Well I don’t care what you’re thinking. I know what my real feelings are. I know how I felt at the time. I don’t care if you think I’m lying.

I loved Harry.

So one day I got to class and the hamster was gone. His cage was gone, too. I asked the teacher where Harry was. The teacher said Harry died. I asked her of what. She said old age. I asked why he died and she just said because he was old. I remember I wanted a better answer so I asked her why again and she said something like, “that’s just what animals do when they’re old. They die.”

Of course the teacher didn’t tell me anything new. Of course I already knew that everything dies when it gets old. My father’s gonna die. My mother’s gonna die. Everyone I know is going to die. I’m gonna die. You’re gonna die. I understand all that. Well that’s the end of the story. That’s all there is to it. It’s simple, really. I loved Harry. He died. End of story.

So maybe that’s an important part of my life. I don’t know. I’ll tell you another thing about me.

There’s this movie called Taxi Driver I like. I’ve watched it more than a hundred times. It’s about this guy named Travis who was in the Vietnam War and he lives by himself in New York City. He gets a job as a taxi cab driver and he mostly drives around places where there’s drunks, prostitutes, homeless people, and that kind of thing. And he works the night shift.

Then one day Travis meets this girl he falls in love with. He obsesses over her and asks her out to lunch and they go on a few dates but Travis is kind of crazy and some other stuff happens and she dumps him.
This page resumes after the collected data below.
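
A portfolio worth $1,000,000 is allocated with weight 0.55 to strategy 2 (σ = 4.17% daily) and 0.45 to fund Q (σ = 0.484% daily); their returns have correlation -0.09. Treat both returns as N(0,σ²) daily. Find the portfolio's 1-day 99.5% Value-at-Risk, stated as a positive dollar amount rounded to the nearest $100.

$58,800

σ_p² = 0.55²·4.17² + 0.45²·0.484² + 2·-0.09·0.55·0.45·4.17·0.484 = 5.2177 (%²).
σ_p = √5.2177 = 2.284%.
At 99.5%, z = 2.576.
VaR = 2.576 × 2.284% = 5.884%; on $1,000,000 that is $58,840.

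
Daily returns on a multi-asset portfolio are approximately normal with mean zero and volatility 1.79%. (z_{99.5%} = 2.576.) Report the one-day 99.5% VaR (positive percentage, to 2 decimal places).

4.61%

VaR = z·σ = 2.576 × 1.79% = 4.611%.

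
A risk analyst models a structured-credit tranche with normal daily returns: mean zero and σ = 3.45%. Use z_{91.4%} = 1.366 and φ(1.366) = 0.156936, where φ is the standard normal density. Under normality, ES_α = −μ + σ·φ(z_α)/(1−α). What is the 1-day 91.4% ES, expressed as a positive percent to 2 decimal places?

Tail multiplier: φ(z)/(1−α) = 0.156936 / 0.086 = 1.825.
ES = 3.45% × 1.825 = 6.296%.

6.30%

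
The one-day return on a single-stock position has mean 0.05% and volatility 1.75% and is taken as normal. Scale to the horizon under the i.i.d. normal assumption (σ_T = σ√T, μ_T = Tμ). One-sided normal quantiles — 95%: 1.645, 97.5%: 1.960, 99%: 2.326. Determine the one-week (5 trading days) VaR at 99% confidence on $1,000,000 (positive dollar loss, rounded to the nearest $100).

σ_{5d} = 1.75% × √5 = 3.913%; μ_{5d} = 5 × 0.05% = 0.250%.
VaR = −(0.250%) + 2.326 × 3.913% = 8.852%.
On $1,000,000: 0.08852 × $1,000,000 = $88,520.

$88,500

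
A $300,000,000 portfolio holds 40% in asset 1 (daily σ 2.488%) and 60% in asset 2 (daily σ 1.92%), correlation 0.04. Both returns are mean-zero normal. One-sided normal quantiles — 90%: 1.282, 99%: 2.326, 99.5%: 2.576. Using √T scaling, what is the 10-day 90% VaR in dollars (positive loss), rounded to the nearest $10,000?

σ_p = √(0.4²·2.488² + 0.6²·1.92² + 2·0.04·0.4·0.6·2.488·1.92) = 1.552%.
σ_{10d} = 1.552% × √10 = 4.908%.
VaR = 1.282 × 4.908% = 6.292%; on $300,000,000 that is $18,876,000.

$18,880,000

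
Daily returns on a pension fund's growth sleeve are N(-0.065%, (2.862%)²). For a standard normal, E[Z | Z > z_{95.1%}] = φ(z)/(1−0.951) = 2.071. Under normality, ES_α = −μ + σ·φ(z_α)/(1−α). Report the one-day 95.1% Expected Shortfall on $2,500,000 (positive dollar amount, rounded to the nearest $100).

ES = −(-0.065%) + 2.862% × 2.071 = 5.992%.
On $2,500,000: 0.05992 × $2,500,000 = $149,800.

$149,800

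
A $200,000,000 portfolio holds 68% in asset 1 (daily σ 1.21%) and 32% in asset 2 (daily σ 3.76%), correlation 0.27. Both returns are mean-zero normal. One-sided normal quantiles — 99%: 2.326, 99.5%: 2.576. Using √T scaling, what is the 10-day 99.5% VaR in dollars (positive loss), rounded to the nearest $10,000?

$26,570,000

σ_p = √(0.68²·1.21² + 0.32²·3.76² + 2·0.27·0.68·0.32·1.21·3.76) = 1.631%.
σ_{10d} = 1.631% × √10 = 5.158%.
VaR = 2.576 × 5.158% = 13.287%; on $200,000,000 that is $26,574,000.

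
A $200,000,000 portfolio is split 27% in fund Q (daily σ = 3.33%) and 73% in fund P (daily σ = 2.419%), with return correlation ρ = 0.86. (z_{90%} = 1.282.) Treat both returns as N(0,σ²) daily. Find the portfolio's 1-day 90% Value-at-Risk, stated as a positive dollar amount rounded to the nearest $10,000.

$6,620,000

σ_p² = 0.27²·3.33² + 0.73²·2.419² + 2·0.86·0.27·0.73·3.33·2.419 = 6.6575 (%²).
σ_p = √6.6575 = 2.580%.
VaR = 1.282 × 2.580% = 3.308%; on $200,000,000 that is $6,616,000.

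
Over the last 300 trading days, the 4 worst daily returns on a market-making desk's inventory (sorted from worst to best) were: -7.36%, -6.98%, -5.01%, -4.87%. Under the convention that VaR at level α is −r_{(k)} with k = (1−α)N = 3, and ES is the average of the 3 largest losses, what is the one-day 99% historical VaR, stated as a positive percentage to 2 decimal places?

5.01%

k = 3; the 3rd lowest return is -5.01%, so VaR = 5.01%.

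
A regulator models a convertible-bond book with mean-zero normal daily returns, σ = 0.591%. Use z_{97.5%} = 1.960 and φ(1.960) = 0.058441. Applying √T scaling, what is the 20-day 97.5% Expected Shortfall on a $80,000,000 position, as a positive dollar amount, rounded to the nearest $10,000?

σ_{20d} = 0.591% × √20 = 2.643%.
ES multiplier = φ(z)/(1−α) = 0.058441/0.025 = 2.338.
ES = 2.643% × 2.338 = 6.179%; on $80,000,000: $4,943,200.

$4,940,000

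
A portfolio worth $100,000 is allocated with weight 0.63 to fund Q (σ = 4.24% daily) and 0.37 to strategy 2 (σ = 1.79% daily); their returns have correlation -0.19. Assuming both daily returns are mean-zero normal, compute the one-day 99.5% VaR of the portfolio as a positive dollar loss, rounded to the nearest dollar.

σ_p² = 0.63²·4.24² + 0.37²·1.79² + 2·-0.19·0.63·0.37·4.24·1.79 = 6.9017 (%²).
σ_p = √6.9017 = 2.627%.
At 99.5%, z = 2.576.
VaR = 2.576 × 2.627% = 6.767%; on $100,000 that is $6,767.

$6,767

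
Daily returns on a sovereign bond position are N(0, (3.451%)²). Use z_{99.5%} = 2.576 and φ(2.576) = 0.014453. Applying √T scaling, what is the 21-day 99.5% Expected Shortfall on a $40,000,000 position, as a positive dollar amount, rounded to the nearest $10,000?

σ_{21d} = 3.451% × √21 = 15.814%.
ES multiplier = φ(z)/(1−α) = 0.014453/0.005 = 2.891.
ES = 15.814% × 2.891 = 45.718%; on $40,000,000: $18,287,200.

$18,290,000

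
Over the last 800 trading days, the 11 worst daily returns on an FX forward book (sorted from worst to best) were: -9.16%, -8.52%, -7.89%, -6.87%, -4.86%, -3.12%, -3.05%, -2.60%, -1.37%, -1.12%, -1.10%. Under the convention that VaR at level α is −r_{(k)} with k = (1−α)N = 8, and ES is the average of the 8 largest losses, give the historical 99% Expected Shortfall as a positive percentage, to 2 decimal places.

5.76%

The 8 worst returns sum to -46.07%.
ES = −(-46.07%) / 8 = 5.75875% ≈ 5.76%.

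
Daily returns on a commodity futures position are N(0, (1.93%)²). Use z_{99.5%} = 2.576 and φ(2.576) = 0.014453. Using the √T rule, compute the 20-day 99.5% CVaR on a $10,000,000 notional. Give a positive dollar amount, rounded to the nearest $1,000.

$2,495,000

σ_{20d} = 1.93% × √20 = 8.631%.
ES multiplier = φ(z)/(1−α) = 0.014453/0.005 = 2.891.
ES = 8.631% × 2.891 = 24.952%; on $10,000,000: $2,495,200.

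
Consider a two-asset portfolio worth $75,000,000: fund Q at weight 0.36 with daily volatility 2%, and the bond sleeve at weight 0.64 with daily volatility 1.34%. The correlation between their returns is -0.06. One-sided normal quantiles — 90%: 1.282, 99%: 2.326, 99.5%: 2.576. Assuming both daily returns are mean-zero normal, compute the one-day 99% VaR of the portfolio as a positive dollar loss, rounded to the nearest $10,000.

σ_p² = 0.36²·2² + 0.64²·1.34² + 2·-0.06·0.36·0.64·2·1.34 = 1.1798 (%²).
σ_p = √1.1798 = 1.086%.
VaR = 2.326 × 1.086% = 2.526%; on $75,000,000 that is $1,894,500.

$1,890,000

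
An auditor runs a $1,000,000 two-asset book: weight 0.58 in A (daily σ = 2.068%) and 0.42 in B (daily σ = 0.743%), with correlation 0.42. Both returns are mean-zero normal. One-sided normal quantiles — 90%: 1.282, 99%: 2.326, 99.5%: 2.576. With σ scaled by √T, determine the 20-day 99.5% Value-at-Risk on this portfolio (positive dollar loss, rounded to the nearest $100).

σ_p = √(0.58²·2.068² + 0.42²·0.743² + 2·0.42·0.58·0.42·2.068·0.743) = 1.360%.
σ_{20d} = 1.360% × √20 = 6.082%.
VaR = 2.576 × 6.082% = 15.667%; on $1,000,000 that is $156,670.

$156,700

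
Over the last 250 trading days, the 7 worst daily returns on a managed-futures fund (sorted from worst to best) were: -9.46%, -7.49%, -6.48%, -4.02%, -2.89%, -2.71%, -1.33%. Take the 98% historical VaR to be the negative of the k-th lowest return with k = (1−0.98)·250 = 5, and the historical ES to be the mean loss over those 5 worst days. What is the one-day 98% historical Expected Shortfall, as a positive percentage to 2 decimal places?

6.07%

The 5 worst returns sum to -30.34%.
ES = −(-30.34%) / 5 = 6.068% ≈ 6.07%.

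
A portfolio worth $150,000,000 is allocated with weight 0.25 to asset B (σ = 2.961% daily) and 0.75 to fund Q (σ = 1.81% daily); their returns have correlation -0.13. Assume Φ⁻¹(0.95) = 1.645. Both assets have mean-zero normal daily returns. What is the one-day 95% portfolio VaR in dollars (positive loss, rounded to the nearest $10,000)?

σ_p² = 0.25²·2.961² + 0.75²·1.81² + 2·-0.13·0.25·0.75·2.961·1.81 = 2.1295 (%²).
σ_p = √2.1295 = 1.459%.
VaR = 1.645 × 1.459% = 2.400%; on $150,000,000 that is $3,600,000.

$3,600,000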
Well, a lot of stuff happens in the movie, it would take too long to tell you the whole thing, but the important part and one of the coolest parts is Travis starts buying guns. Yeah, he gets a bunch of guns from this guy who sells them illegally. One of the guns he straps to his forearm and hides it under his sleeve and he rigs up this mechanism where he flicks his arm out and the gun comes out really fast and there’s a bunch of scenes where he’s standing in front of the mirror, practicing pulling his guns out. Maybe you’ve heard the line, “You talkin’ to me? You talkin’ to me? I don’t see anybody else here; you must be talkin’ to me.” Well he says that while he’s standing in front of that mirror in his apartment, getting his guns out.
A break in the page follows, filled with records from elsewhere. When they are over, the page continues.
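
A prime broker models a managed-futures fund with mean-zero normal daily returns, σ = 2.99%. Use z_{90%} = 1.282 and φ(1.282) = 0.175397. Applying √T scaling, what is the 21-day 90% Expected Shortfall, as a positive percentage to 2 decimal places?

σ_{21d} = 2.99% × √21 = 13.702%.
ES multiplier = φ(z)/(1−α) = 0.175397/0.1 = 1.754.
ES = 13.702% × 1.754 = 24.033%.

24.03%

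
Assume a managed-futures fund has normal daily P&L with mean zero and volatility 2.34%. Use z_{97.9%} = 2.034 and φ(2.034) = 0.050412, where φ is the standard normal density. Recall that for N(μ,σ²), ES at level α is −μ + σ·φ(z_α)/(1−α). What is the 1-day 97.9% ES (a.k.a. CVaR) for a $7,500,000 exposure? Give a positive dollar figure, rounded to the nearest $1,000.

$421,000

Tail multiplier: φ(z)/(1−α) = 0.050412 / 0.021 = 2.401.
ES = 2.34% × 2.401 = 5.618%.
On $7,500,000: 0.05618 × $7,500,000 = $421,350.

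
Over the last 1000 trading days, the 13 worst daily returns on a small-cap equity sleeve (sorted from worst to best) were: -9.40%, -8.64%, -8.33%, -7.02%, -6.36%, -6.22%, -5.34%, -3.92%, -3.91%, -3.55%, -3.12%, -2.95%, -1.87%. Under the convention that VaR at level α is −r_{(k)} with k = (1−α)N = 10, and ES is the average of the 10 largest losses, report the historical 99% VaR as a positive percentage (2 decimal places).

k = 10; the 10th lowest return is -3.55%, so VaR = 3.55%.

3.55%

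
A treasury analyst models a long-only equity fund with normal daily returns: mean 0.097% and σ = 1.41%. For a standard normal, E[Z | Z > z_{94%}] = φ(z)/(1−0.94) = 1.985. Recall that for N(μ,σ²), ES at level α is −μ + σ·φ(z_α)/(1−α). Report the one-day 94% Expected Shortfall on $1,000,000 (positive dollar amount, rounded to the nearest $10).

ES = −(0.097%) + 1.41% × 1.985 = 2.702%.
On $1,000,000: 0.02702 × $1,000,000 = $27,020.

$27,020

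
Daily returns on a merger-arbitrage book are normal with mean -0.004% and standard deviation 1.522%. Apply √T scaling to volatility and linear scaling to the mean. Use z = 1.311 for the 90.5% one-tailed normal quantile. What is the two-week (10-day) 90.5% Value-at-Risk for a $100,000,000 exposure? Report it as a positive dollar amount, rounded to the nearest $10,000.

$6,350,000

σ_{10d} = 1.522% × √10 = 4.813%; μ_{10d} = 10 × -0.004% = -0.040%.
VaR = −(-0.040%) + 1.311 × 4.813% = 6.350%.
On $100,000,000: 0.06350 × $100,000,000 = $6,350,000.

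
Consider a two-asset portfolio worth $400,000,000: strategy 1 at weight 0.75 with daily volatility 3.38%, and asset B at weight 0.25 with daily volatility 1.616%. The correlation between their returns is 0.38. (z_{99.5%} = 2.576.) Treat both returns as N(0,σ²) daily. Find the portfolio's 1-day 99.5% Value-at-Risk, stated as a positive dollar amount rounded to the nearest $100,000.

$28,000,000

σ_p² = 0.75²·3.38² + 0.25²·1.616² + 2·0.38·0.75·0.25·3.38·1.616 = 7.3678 (%²).
σ_p = √7.3678 = 2.714%.
VaR = 2.576 × 2.714% = 6.991%; on $400,000,000 that is $27,964,000.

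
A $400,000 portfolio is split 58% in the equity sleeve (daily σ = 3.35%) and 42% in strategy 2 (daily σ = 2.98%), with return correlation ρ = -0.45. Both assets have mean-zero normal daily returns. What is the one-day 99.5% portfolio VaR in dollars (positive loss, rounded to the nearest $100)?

$18,300

σ_p² = 0.58²·3.35² + 0.42²·2.98² + 2·-0.45·0.58·0.42·3.35·2.98 = 3.1531 (%²).
σ_p = √3.1531 = 1.776%.
At 99.5%, z = 2.576.
VaR = 2.576 × 1.776% = 4.575%; on $400,000 that is $18,300.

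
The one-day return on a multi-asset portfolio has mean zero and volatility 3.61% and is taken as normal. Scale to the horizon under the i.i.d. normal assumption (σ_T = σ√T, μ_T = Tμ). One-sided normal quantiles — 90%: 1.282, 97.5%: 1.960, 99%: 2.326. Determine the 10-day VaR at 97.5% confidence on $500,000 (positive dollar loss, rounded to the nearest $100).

σ_{10d} = 3.61% × √10 = 11.416%.
VaR = 1.960 × 11.416% = 22.375%.
On $500,000: 0.22375 × $500,000 = $111,875.

$111,900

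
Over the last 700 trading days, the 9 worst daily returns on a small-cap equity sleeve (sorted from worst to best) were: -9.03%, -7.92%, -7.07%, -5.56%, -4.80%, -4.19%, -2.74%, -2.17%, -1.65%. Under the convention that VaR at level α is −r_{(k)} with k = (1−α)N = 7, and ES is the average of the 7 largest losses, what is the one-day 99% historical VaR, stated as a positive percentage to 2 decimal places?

k = 7; the 7th lowest return is -2.74%, so VaR = 2.74%.

2.74%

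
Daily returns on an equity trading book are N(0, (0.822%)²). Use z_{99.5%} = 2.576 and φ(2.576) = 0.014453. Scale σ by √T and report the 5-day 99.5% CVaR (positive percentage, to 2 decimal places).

5.31%

σ_{5d} = 0.822% × √5 = 1.838%.
ES multiplier = φ(z)/(1−α) = 0.014453/0.005 = 2.891.
ES = 1.838% × 2.891 = 5.314%.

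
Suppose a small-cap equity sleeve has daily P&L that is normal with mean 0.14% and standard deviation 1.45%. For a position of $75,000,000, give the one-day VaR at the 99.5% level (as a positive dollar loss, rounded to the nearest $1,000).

At 99.5% one-sided, z = 2.576.
VaR = −μ + z·σ = −(0.14%) + 2.576 × 1.45% = 3.595%.
On $75,000,000: 0.03595 × $75,000,000 = $2,696,250.

$2,696,000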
He goes through this thing, too, this mental state, where he starts exercising a bunch and he gives himself a Mohawk, and he plans to kill this one guy running for mayor.
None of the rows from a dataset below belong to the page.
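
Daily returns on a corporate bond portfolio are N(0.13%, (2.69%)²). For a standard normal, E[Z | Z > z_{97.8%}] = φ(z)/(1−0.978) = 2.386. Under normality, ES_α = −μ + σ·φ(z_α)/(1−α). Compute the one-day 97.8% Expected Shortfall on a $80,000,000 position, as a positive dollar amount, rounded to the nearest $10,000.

ES = −(0.13%) + 2.69% × 2.386 = 6.288%.
On $80,000,000: 0.06288 × $80,000,000 = $5,030,400.

$5,030,000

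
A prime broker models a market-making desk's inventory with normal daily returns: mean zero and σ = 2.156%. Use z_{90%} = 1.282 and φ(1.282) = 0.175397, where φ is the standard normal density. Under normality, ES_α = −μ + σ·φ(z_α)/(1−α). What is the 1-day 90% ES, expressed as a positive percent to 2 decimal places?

3.78%

Tail multiplier: φ(z)/(1−α) = 0.175397 / 0.1 = 1.754.
ES = 2.156% × 1.754 = 3.782%.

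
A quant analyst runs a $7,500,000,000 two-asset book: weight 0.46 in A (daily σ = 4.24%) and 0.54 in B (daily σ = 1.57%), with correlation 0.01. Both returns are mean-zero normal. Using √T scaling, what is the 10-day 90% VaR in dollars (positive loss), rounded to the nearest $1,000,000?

σ_p = √(0.46²·4.24² + 0.54²·1.57² + 2·0.01·0.46·0.54·4.24·1.57) = 2.134%.
σ_{10d} = 2.134% × √10 = 6.748%.
z(90%) = 1.282.
VaR = 1.282 × 6.748% = 8.651%; on $7,500,000,000 that is $648,825,000.

$649,000,000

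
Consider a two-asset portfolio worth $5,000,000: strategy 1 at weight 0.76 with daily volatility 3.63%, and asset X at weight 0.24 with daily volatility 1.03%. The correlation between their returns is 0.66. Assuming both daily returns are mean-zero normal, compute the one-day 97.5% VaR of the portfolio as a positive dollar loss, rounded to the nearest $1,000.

$287,000

σ_p² = 0.76²·3.63² + 0.24²·1.03² + 2·0.66·0.76·0.24·3.63·1.03 = 8.5723 (%²).
σ_p = √8.5723 = 2.928%.
At 97.5%, z = 1.960.
VaR = 1.960 × 2.928% = 5.739%; on $5,000,000 that is $286,950.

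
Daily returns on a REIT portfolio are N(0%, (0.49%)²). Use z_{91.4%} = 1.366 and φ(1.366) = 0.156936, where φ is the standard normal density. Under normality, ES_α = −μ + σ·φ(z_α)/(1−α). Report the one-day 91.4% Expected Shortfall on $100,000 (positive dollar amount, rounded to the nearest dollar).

$894

Tail multiplier: φ(z)/(1−α) = 0.156936 / 0.086 = 1.825.
ES = 0.49% × 1.825 = 0.894%.
On $100,000: 0.00894 × $100,000 = $894.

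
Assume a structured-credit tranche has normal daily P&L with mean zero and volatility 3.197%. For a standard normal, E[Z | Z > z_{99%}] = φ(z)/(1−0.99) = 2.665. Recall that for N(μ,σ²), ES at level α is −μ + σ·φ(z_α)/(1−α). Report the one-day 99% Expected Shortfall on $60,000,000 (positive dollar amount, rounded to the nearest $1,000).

$5,112,000

ES = 3.197% × 2.665 = 8.520%.
On $60,000,000: 0.08520 × $60,000,000 = $5,112,000.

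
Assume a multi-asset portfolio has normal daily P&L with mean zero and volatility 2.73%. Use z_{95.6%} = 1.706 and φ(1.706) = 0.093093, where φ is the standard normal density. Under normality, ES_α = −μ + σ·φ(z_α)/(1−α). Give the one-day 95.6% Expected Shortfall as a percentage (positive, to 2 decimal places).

Tail multiplier: φ(z)/(1−α) = 0.093093 / 0.044 = 2.116.
ES = 2.73% × 2.116 = 5.777%.

5.78%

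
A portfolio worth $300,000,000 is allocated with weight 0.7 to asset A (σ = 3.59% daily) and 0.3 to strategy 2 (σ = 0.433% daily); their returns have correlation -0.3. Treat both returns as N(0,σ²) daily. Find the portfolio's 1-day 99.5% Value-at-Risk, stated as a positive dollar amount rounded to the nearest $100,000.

σ_p² = 0.7²·3.59² + 0.3²·0.433² + 2·-0.3·0.7·0.3·3.59·0.433 = 6.1362 (%²).
σ_p = √6.1362 = 2.477%.
At 99.5%, z = 2.576.
VaR = 2.576 × 2.477% = 6.381%; on $300,000,000 that is $19,143,000.

$19,100,000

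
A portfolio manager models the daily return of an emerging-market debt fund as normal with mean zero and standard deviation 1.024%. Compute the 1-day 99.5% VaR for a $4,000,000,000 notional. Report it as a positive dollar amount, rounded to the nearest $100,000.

$105,500,000

At 99.5% one-sided, z = 2.576.
VaR = z·σ = 2.576 × 1.024% = 2.638%.
On $4,000,000,000: 0.02638 × $4,000,000,000 = $105,520,000.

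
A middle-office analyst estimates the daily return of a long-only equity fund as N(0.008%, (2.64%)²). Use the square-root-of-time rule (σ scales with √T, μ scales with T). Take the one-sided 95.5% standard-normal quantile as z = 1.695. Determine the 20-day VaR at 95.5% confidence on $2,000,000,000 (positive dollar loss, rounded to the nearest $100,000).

σ_{20d} = 2.64% × √20 = 11.806%; μ_{20d} = 20 × 0.008% = 0.160%.
VaR = −(0.160%) + 1.695 × 11.806% = 19.851%.
On $2,000,000,000: 0.19851 × $2,000,000,000 = $397,020,000.

$397,000,000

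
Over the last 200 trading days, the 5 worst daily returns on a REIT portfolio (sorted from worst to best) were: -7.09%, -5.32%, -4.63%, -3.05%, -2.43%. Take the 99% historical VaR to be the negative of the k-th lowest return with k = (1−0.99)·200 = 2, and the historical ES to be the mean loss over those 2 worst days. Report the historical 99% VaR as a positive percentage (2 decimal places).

k = 2; the 2nd lowest return is -5.32%, so VaR = 5.32%.

5.32%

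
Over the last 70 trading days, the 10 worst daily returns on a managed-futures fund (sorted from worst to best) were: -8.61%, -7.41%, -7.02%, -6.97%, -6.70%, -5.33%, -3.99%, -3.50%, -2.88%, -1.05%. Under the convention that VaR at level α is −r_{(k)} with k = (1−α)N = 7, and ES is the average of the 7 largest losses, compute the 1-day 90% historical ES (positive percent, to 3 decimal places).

The 7 worst returns sum to -46.03%.
ES = −(-46.03%) / 7 = 6.5757…% ≈ 6.576%.

6.576%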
But anyway, the movie goes on and Travis meets up with this young prostitute and they become friends in a weird sort of way. He wants to get her out of the prostitute life and he gets mixed up with her pimp and some of the other gangster-type guys around her. Near the end of the movie Travis just kills a bunch of them. Shoots them. Stabs them some. It’s a pretty violent part. You should watch it.

I love that movie. It’s like the whole time he never gets out of the city. It’s around him all the time, the darkness, the crime, the tall buildings, the city noises, and he can’t get away from it. It’s around him all the time and he can’t get away from it. I don’t know exactly what the movie means, but I understand the feeling I get when I watch that movie. It’s such a cool feeling, and that’s why I watch it so much. I’m gonna watch it again tonight.

Maybe someday I’ll stop watching that movie. I think that would help me clean up my life and I think it would help me be a gentler person. But, I just have to watch it. I don’t feel right if I go too long without watching it.

What do you think? Do you think I should stop watching the movie?